En contre-bas, dans le village, Dai Zhongqing déplore un surplus de travail. Désormais, il faut arroser généreusement les plants en été. S'il avoue être plus fatigué, il ne redoute pas outre mesure le réchauffement climatique en Chine: "Je ne suis pas inquiet. Enfin, pas beaucoup. Ça ne devrait pas changer grand-chose. L'eau coule en abondance dans la rivière. S'il devait faire constamment chaud en été, on s'adaptera. On pompera davantage pour arroser. Voilà tout."
Ce détachement est partagé par sa voisine. Assise dans sa cuisine, rafraîchie par un gros climatiseur, Mme Zhao reste de marbre à l'évocation du réchauffement climatique en Chine. "Ce sujet est trop vaste, trop abstrait pour nous, gens simples et ordinaires. On ne pense pas à des problèmes dont le contrôle nous échappe. Et puis, en tant que cultivateurs de thé, ça touche peu nos revenus. Les lois économiques sont respectées: toute chose rare est plus chère, une récolte moins importante engendre donc une hausse des prix à la vente. Finalement, on s'y retrouve."

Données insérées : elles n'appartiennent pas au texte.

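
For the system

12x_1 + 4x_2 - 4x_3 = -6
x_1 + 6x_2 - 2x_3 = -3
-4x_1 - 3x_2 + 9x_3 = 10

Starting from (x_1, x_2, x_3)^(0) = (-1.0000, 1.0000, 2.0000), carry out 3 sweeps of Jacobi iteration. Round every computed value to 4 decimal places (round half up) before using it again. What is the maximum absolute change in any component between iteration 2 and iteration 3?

Iteration 1:
  x_1 = (-6 - (4)·1.0000 - (-4)·2.0000) / (12) = -0.1667
  x_2 = (-3 - (1)·-1.0000 - (-2)·2.0000) / (6) = 0.3333
  x_3 = (10 - (-4)·-1.0000 - (-3)·1.0000) / (9) = 1.0000
Iteration 2:
  x_1 = (-6 - (4)·0.3333 - (-4)·1.0000) / (12) = -0.2778
  x_2 = (-3 - (1)·-0.1667 - (-2)·1.0000) / (6) = -0.1389
  x_3 = (10 - (-4)·-0.1667 - (-3)·0.3333) / (9) = 1.1481
Iteration 3:
  x_1 = (-6 - (4)·-0.1389 - (-4)·1.1481) / (12) = -0.0710
  x_2 = (-3 - (1)·-0.2778 - (-2)·1.1481) / (6) = -0.0710
  x_3 = (10 - (-4)·-0.2778 - (-3)·-0.1389) / (9) = 0.9413
Change: (0.2068, 0.0679, -0.2068) → max |·| = 0.2068

0.2068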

Cette indifférence est exprimée à maintes reprises. Beaucoup paraissent insensibles au dérèglement climatique. De nombreuses personnes s'en remettent aux autorités.
La neutralité carbone d'ici 2060
Que fait donc le pouvoir chinois en matière de lutte contre le dérèglement climatique? Il y a d'un côté un discours volontariste, avec la promesse d'atteindre la neutralité carbone d'ici 2060. Mais cet objectif n'a pas de véritable feuille de route.
Certes Pékin développe le renouvelable à vitesse grand V - des centaines de milliers d'hectares de panneaux solaires et de champs éoliens sont déployés - mais le charbon pèse toujours près de 60% dans la production énergétique totale du pays et de nombreuses centrales thermiques continuent de sortir de terre.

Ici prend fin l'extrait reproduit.